Already, the social search experiment is being tested with several ventures. 50 Matches, for example, is a webcrawler that only searches sites rated on social bookmarking sites. This selective filtering yields a small number of matches that are expected to be of higher quality than a computer-generated search.

A "human-optimized search" - especially one implemented on existing structures of human activity - sound ideal. However, some questions still remain when considering the possibility of social search. For example, how is a search engine going to know what the real "best" or most relevant results are based on these rankings? Social bookmarking ratings are highly based on sensationalism and the types of sites that offer interesting, but likely not-too-useful information. A social search site that has a mission to keep users entertained may be a great product, but as far as relevant search goes, the results may be less than perfect.

Next comes the concern about spam and unwanted results. It is likely that, if social search catches on, spammers would begin to assault popular social bookmarking sites with ratings to boost their own sites' "reputation". There would need to be some mechanism in the engine to confirm the validity of a user ranking on the social bookmarking side.

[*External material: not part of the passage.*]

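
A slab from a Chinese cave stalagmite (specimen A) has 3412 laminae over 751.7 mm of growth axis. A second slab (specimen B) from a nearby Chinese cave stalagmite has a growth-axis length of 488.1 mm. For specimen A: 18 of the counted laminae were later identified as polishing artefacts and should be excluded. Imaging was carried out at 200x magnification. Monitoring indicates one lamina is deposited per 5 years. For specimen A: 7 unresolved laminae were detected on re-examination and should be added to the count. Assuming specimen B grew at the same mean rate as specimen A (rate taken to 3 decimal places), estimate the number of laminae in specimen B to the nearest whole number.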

Next, web search tends to cater to the concept of The Long Tail, wherein the vast majority of search queries are performed very infrequently. A search engine that crawls social bookmarking sites alone loses the quantity of indexing that has made Google famous (though it should be noted that Google's PageRank system bears similarity to many social bookmarking models). The search results would almost assuredly suffer from a lack of breadth in websites indexed and would fail to generate relevant results for the majority of queries in the Long Tail.

For now, social search remains to be a big question mark in the future of search. Developments in social search may yet influence the future of search, but there are still a few big questions that need to be answered before a strong solution can be engineered.